Que vaut Loop, le projet de site e-commerce qui réinvente la consigne

Consommer local, acheter des produits bio, cuisiner à partir de produits bruts, réduire ses déchets… Autant de préoccupations nouvelles qui bouleversent les industriels de la grande consommation, dont certains sont de véritables symboles de la mondialisation comme Coca-Cola Company. Conscientes de l'enjeu, elles font feu de tout bois pour s'y adapter. Elles signent ainsi des partenariats avec des agriculteurs, lancent des gammes bio ou encore modifient leurs packaging pour réduire les emballages.

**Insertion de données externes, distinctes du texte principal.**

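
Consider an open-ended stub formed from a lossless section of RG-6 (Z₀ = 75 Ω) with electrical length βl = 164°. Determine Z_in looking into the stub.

tan(βl) = -0.287
For an open-ended stub, Z_in = −jZ_0·cot(βl) = −jZ_0/tan(βl)

Z_in ≈ +j262 Ω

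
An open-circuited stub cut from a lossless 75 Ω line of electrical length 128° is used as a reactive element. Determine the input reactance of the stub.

tan(βl) = -1.28
For an open-circuited stub, Z_in = −jZ_0·cot(βl) = −jZ_0/tan(βl)

X_in ≈ 58.6 Ω (inductive)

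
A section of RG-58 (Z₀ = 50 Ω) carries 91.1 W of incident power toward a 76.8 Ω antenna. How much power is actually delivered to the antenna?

Γ = (76.8 − 50)/(76.8 + 50) = 0.211
|Γ|² = 0.0447
P_refl = |Γ|²·P_inc = 4.07 W, P_del = (1 − |Γ|²)·P_inc = 87 W

P_delivered ≈ 87 W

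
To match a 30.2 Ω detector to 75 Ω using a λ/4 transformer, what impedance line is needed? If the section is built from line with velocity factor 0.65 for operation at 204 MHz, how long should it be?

Z_qwt ≈ 47.6 Ω; length ≈ 23.9 cm

Z_qwt = √(Z_0·R_L) = √(75 × 30.2) = √2265
λ = 0.65·c/f = 0.956 m, so l = λ/4 = 0.239 m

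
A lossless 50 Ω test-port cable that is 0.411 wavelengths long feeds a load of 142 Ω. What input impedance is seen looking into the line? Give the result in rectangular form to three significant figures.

Z_in ≈ 47.5 + j53.2 Ω

βl = 2π × 0.411 = 148°
tan(βl) = tan(148°) = -0.626
Z_in = Z_0·(Z_L + jZ_0·tanβl)/(Z_0 + jZ_L·tanβl)
     = 50·(142 − j31.3)/(50 − j88.9)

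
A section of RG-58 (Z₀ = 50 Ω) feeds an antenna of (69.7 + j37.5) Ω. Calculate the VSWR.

Γ = (Z_L − Z_0)/(Z_L + Z_0) = (19.7 + j37.5)/(119.7 + j37.5)
|Γ| = 42.4/125 = 0.338
VSWR = (1 + |Γ|)/(1 − |Γ|) = 1.34/0.662

VSWR ≈ 2.02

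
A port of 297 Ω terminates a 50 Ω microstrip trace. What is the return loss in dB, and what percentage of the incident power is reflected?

Γ = (297 − 50)/(297 + 50) = 0.712
RL = −20·log₁₀(0.712) = 2.95 dB
P_refl/P_inc = |Γ|² = 0.507

RL ≈ 2.95 dB; 50.7% of incident power reflected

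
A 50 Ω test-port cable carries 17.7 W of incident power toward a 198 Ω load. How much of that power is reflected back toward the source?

P_reflected ≈ 6.3 W

Γ = (198 − 50)/(198 + 50) = 0.597
|Γ|² = 0.356
P_refl = |Γ|²·P_inc = 6.3 W, P_del = (1 − |Γ|²)·P_inc = 11.4 W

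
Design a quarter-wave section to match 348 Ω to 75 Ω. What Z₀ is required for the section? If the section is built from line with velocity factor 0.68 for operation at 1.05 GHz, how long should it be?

Z_qwt ≈ 162 Ω; length ≈ 4.86 cm

Z_qwt = √(Z_0·R_L) = √(75 × 348) = √26100
λ = 0.68·c/f = 0.194 m, so l = λ/4 = 0.0486 m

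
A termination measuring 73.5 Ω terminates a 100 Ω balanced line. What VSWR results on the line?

VSWR ≈ 1.36

For a purely resistive load, VSWR = R_L/Z_0 or Z_0/R_L (whichever > 1) = 100/73.5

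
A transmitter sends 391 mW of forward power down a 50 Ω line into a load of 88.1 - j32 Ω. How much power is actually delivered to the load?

|Γ| = |(38.1 − j32)/(138.1 − j32)| = 0.351
|Γ|² = 0.123
P_refl = |Γ|²·P_inc = 48.2 mW, P_del = (1 − |Γ|²)·P_inc = 343 mW

P_delivered ≈ 343 mW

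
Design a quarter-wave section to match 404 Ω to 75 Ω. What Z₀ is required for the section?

Z_qwt ≈ 174 Ω

Z_qwt = √(Z_0·R_L) = √(75 × 404) = √30300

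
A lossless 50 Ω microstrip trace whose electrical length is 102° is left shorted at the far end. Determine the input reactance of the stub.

X_in ≈ -235 Ω (capacitive)

tan(βl) = -4.7
For a shorted stub, Z_in = jZ_0·tan(βl)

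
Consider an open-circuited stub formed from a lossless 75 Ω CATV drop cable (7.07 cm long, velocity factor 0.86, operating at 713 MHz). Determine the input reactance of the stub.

X_in ≈ -26.8 Ω (capacitive)

λ = v/f = 0.86·c / 713 MHz = 0.362 m
βl = 2π·l/λ = 2π × 0.195 = 70.3°
tan(βl) = 2.8
For an open-circuited stub, Z_in = −jZ_0·cot(βl) = −jZ_0/tan(βl)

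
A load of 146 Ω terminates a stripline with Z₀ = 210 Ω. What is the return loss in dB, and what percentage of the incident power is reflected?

RL ≈ 14.9 dB; 3.23% of incident power reflected

Γ = (146 − 210)/(146 + 210) = -0.18
RL = −20·log₁₀(0.18) = 14.9 dB
P_refl/P_inc = |Γ|² = 0.0323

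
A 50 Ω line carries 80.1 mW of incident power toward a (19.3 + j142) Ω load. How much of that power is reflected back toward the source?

P_reflected ≈ 67.7 mW

|Γ| = |(-30.7 + j142)/(69.3 + j142)| = 0.919
|Γ|² = 0.845
P_refl = |Γ|²·P_inc = 67.7 mW, P_del = (1 − |Γ|²)·P_inc = 12.4 mW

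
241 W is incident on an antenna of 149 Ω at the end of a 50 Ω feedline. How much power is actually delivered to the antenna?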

Dernier exemple en date : le lancement, par 25 multinationales du secteur (Coca-Cola Company, Procter & Gamble, Unilever, Nestlé, The Body Shop, BIC, Mondelez…), d'une plateforme e-commerce reposant sur un système d'emballages consignés.

Dévoilé au Forum économique de Davos le 24 janvier, ce projet porté par l'entreprise TerraCycle et baptisé Loop, sera testé dès le printemps prochain à Paris et New-York. Concrètement, les consommateurs préalablement inscrits sur le site (en phase de test, les places sont limitées à quelques milliers) pourront commander des biscuits Milka, des glaces Haagen Dazs ou encore de la lessive Ariel, conditionnés et livrés dans des emballages spécialement conçus pour être réutilisés, moyennant le paiement d'une consigne de deux à dix euros. Le livreur viendra ensuite récupérer les contenants sales pour les remettre dans le circuit lors de la prochaine commande.

"Ne pas trop changer les habitudes"

“Le recyclage plafonne, il faut innover dans ce domaine pour s'adapter aux nouvelles façons de consommer, explique Laure Cucuron, directrice générale de TerraCycle. Cette entreprise fondée en 2001 aux Etats-Unis par Tom Szaky est spécialisée dans “l'élimination de la notion de déchet”. Elle accompagne notamment des grandes enseignes comme BIC pour laquelle elle a lancé dès 2011 un programme de collecte de stylos usagés. “Nous pensons que pour convertir un maximum de monde à la problématique de la réduction des déchets, il est important de ne pas trop changer les habitudes, et donc permettre d'acheter les grandes marques”, ajoute Laure Cucuron.

Qui du bilan carbone ? 

Mais si le projet Loop a de quoi emballer sur le papier, quid du bilan carbone ? En effet, le système tel qu'il a été imaginé repose sur des transports supplémentaires, même si tous les partenaires affirment “les optimiser au maximum” et “s'appuyer sur le réseau existant”. Ainsi, les emballages récupérés seront amenés au nettoyage à Besançon, soit à 400 km de Paris, pour ensuite être renvoyés chez les partenaires dans leurs différentes usines, qui peuvent être situées partout en France, voire à l'étranger ! “Ce qui a le plus d'impact sur l'environnement est l'extraction des matières premières”, justifie Laure Cucuron. D'après les calculs de l'organisation, à partir de cinq réemplois, l'emballage aurait un impact carbone inférieur à ceux des objets à usage unique... livrés par l'e-commerce classique, qui génère déjà son lot de camions.

Loop serait-elle alors une opération de greenwashing des marques ? Pour le moment et compte tenu de l'effort d'adaptation des chaînes logistiques, les multinationales ne proposent que quelques uns de leurs produits sur Loop. De fait, la plateforme ne comptera qu'une centaine de références au lancement. L'objectif est d'atteindre 600 références dans un an. Les ventes espérées (il n'y a pas d'objectif précis) ne représenteront alors qu'une goutte d'eau comparée aux milliards de chiffres d'affaires générés par ces grosses boîtes chaque année dans le monde.  Or, l'efficacité du dispositif reposera essentiellement sur les volumes, qui permettra d'optimiser les flux de camions et rentabiliser l'opération. “Nous voulons bien entendu accueillir aussi de plus petites marques et augmenter le nombre de références pour apporter de la diversité”, poursuit Laure Cucuron.

Loop by Carrefour

Le projet devrait ainsi monter en puissance dans les prochains mois. D'autant que Carrefour, qui propose vingt produits sur Loop, du miel en passant par les épices, va déployer progressivement Loop dans son offre e-commerce. Pour le moment, il s'agit du seul distributeur associé au projet en France, protégé par une exclusivité de quelques mois. “Nous allons tester la consigne cet été dans nos drives, le canal idéal pour nous, et pourquoi pas dans nos commerces physiques”, explique Bertrand Swiderski, directeur RSE de Carrefour. D'autres distributeurs pourront, à terme, rejoindre le développement de Loop en France. Quant à TerraCycle, elle prévoit déjà d'étendre Loop à Londres fin 2019, puis Toronto, Tokyo et San Francisco.